The technology will allow search engines to automatically tune and tweak themselves by learning how people interact with them. Engines will learn
that certain tags and keywords hold different weights.
If you just observe how people search for information you get bias data. Running interactive experiments gives search engines more
reliable data -- as, for example, having a search engine periodically presents a query result at the top of the page that would typically run at the bottom.

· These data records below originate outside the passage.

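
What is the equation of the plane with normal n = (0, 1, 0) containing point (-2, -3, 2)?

The plane through P with normal n = (a, b, c) satisfies n·(r - P) = 0,
i.e. ax + by + cz = a·x₀ + b·y₀ + c·z₀.
d = 0·(-2) + 1·(-3) + 0·2
  = 0 - 3 + 0
  = -3
Equation: y = -3

y = -3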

The research focuses on intranet
and site search, but could adapt to broader Web searches on sites like Google, Microsoft Bing and Yahoo. The researchers plan to create a search engine for the physics Web site at Cornell that
contains thousands of papers in physics, mathematics and computer science as one test bed.
There's no denying that people can get better query results from personalized search, but what
if you could change the rankings based on the domain that the person originated from on the Web? For example, you could have a slightly different function for people who originated from Cornell.edu
vs. AOL.com. Google couldn't do the tuning manually. There are just too many domains across the Internet.
Google might use some techniques for personalized search that the two
researchers have been testing, but Joachims says the Mountain View, Calif., search engine has declined to disclose which ones.
Privacy concerns were one reason the two researchers chose not
to focus on Web personalization. "You would need methods that guard against privacy violations, so we are looking at intranet searches where there are less privacy issues to develop the
technology and later augment them with privacy-preserving techniques," Joachims says.
The portion of the research that excites Joachims the most actively explores what people are really
interested in, rather than what they do. Search engines typically present the best guess, the information it thinks the person wants to see. But what if you present a slightly different ranking, he
says. It may mean taking a ranking at No. 11 and putting it in position No. 4.